Large language models (LLMs) exhibit degraded performance on low-resource programming languages (e.g., COBOL, Rust, Swift) due to insufficient training data. Method: This paper systematically investigates cross-lingual transfer learning, introducing the first large-scale empirical framework for characterizing transfer patterns across programming languages—evaluated across 11–41 languages and 1,808 task-language combinations on code completion, translation, and repair. Contribution/Results: We empirically identify Kotlin and JavaScript as optimal source languages; uncover task-specific, heterogeneous dependencies on source-language features—challenging natural-language transfer paradigms; and develop both a principled source-language selection guide and a feature-based prediction model. Our approach significantly improves performance on low-resource languages across diverse coding tasks, establishing a scalable methodology for legacy system modernization and AI support for emerging programming languages.

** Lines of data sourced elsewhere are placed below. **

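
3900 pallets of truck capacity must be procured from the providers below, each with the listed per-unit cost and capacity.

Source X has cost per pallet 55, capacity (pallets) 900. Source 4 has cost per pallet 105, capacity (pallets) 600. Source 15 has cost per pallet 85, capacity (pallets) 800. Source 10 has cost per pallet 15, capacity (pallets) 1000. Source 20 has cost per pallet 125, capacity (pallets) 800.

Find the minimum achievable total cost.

270500

Fill from the cheapest provider first.
Source 10 (15): use full 1000 — 2900 pallets to go.
Source X at 55: take all 900 pallets — 2000 still needed.
Take 800 from Source 15 at 85 — need 1200 more.
Take 600 from Source 4 at 105 — need 600 more.
Take 600 from Source 20 at 125 to finish.
Cost = 1000×15 + 900×55 + 800×85 + 600×105 + 600×125 = 270500.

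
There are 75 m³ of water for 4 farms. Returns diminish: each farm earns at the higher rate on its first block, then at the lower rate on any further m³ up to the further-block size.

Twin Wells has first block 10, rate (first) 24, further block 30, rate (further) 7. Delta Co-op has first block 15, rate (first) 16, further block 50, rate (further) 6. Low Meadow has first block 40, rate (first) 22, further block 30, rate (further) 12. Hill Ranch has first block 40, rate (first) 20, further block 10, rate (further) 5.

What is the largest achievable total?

1620

Rank every tier by rate: Twin Wells/T1 24 > Low Meadow/T1 22 > Hill Ranch/T1 20 > Delta Co-op/T1 16 > Low Meadow/T2 12 > Twin Wells/T2 7 > Delta Co-op/T2 6 > Hill Ranch/T2 5.
Fill Twin Wells T1 block (10 at 24) — 65 left.
Low Meadow/T1 (22): +40 — 25 left.
25 remain; put them into Hill Ranch T1 at 20.
Total = 24×10 + 22×40 + 20×25 = 1620.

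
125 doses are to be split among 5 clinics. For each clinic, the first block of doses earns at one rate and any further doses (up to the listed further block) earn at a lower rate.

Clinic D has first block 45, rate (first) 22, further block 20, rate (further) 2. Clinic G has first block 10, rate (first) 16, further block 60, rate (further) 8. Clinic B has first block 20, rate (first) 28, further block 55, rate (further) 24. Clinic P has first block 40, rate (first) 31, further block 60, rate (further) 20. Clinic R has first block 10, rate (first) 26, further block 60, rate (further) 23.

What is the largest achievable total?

3380

Order all 10 blocks by rate: Clinic P/tier1 31 > Clinic B/tier1 28 > Clinic R/tier1 26 > Clinic B/tier2 24 > Clinic R/tier2 23 > Clinic D/tier1 22 > Clinic P/tier2 20 > Clinic G/tier1 16 > Clinic G/tier2 8 > Clinic D/tier2 2.
Fill Clinic P tier1 block (40 at 31) — 85 left.
Fill Clinic B tier1 block (20 at 28) — 65 left.
Clinic R/tier1 (26): +10 — 55 left.
Clinic B/tier2 (24): +55 — 0 left.
Total = 31×40 + 28×20 + 26×10 + 24×55 = 3380.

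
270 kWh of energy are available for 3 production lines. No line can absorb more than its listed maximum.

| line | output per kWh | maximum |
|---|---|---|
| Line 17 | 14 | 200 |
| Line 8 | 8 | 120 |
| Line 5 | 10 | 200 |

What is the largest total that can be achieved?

3500

Rank by output per kWh: Line 17 14 > Line 5 10 > Line 8 8.
Line 17 takes 200 to reach its cap of 200 — 70 left.
Line 5 has room for 200 but only 70 remain, so it gets 70.
Total = 14×200 + 10×70 = 3500.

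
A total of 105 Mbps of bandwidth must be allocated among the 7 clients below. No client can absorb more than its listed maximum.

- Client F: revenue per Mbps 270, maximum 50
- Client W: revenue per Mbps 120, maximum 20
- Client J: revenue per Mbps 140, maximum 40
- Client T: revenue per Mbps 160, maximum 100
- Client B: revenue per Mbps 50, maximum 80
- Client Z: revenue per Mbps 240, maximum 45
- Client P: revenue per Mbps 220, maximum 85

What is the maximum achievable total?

Rank by revenue per Mbps: Client F 270 > Client Z 240 > Client P 220 > Client T 160 > Client J 140 > Client W 120 > Client B 50.
Give Client F 50 to hit its cap of 50 ; 55 left.
Client Z takes 45 to reach its cap of 45 ; 10 left.
Only 10 left; Client P takes them to reach 10.
Total = 270×50 + 240×45 + 220×10 = 26500.

26500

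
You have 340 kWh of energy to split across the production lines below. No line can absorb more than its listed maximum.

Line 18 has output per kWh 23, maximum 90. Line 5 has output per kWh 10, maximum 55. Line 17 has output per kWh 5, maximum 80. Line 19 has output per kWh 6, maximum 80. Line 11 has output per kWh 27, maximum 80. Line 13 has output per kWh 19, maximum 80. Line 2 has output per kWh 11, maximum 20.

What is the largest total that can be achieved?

Order the production lines by output per kWh: Line 11 27 > Line 18 23 > Line 13 19 > Line 2 11 > Line 5 10 > Line 19 6 > Line 17 5.
Line 11 takes 80 to reach its cap of 80 ; 260 left.
Give Line 18 90 to hit its cap of 90 ; 170 left.
Line 13: +80 to 80 (cap) ; 90 left.
Line 2 takes 20 to reach its cap of 20 ; 70 left.
Line 5 takes 55 to reach its cap of 55 ; 15 left.
Line 19 has room for 80 but only 15 remain, so it gets 15.
Total = 23×90 + 10×55 + 6×15 + 27×80 + 19×80 + 11×20 = 6610.

6610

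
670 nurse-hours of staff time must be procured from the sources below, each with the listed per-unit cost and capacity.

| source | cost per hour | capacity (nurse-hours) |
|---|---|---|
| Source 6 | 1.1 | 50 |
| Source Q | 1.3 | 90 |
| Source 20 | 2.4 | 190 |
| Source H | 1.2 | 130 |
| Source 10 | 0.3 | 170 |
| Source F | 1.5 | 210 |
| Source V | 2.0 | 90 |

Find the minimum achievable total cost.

734

Cheapest first:
Source 10 at 0.3: take all 170 nurse-hours — 500 still needed.
Source 6 (1.1): use full 50 — 450 nurse-hours to go.
Source H at 1.2: take all 130 nurse-hours — 320 still needed.
Source Q (1.3): use full 90 — 230 nurse-hours to go.
Take 210 from Source F at 1.5 — need 20 more.
Source V at 2.0: take 20 of its 90 — requirement met.
Source 20: unused.
Cost = 170×0.3 + 50×1.1 + 130×1.2 + 90×1.3 + 210×1.5 + 20×2.0 = 734.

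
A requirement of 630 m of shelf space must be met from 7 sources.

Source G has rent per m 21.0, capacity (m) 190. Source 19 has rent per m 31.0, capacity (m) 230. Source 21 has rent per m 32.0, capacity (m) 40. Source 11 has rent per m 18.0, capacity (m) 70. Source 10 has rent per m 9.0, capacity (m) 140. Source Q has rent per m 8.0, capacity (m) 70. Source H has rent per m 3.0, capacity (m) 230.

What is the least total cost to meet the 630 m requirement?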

Large language models (LLMs) have become remarkably good at improving developer productivity for high-resource programming languages. These models use two kinds of data: large amounts of unlabeled code samples for pre-training and relatively smaller amounts of labeled code samples for fine-tuning or in-context learning. Unfortunately, many programming languages are low-resource, lacking labeled samples for most tasks and often even lacking unlabeled samples. Therefore, users of low-resource languages (e.g., legacy or new languages) miss out on the benefits of LLMs. Cross-lingual transfer uses data from a source language to improve model performance on a target language. It has been well-studied for natural languages, but has received little attention for programming languages. This paper reports extensive experiments on four tasks using a transformer-based LLM and 11 to 41 programming languages to explore the following questions. First, how well does cross-lingual transfer work for a given task across different language pairs. Second, given a task and target language, how should one choose a source language. Third, which characteristics of a language pair are predictive of transfer performance, and how does that depend on the given task. Our empirical study with 1,808 experiments reveals practical and scientific insights, such as Kotlin and JavaScript being the most transferable source languages and different tasks relying on substantially different features. Overall, we find that learning transfers well across several programming languages.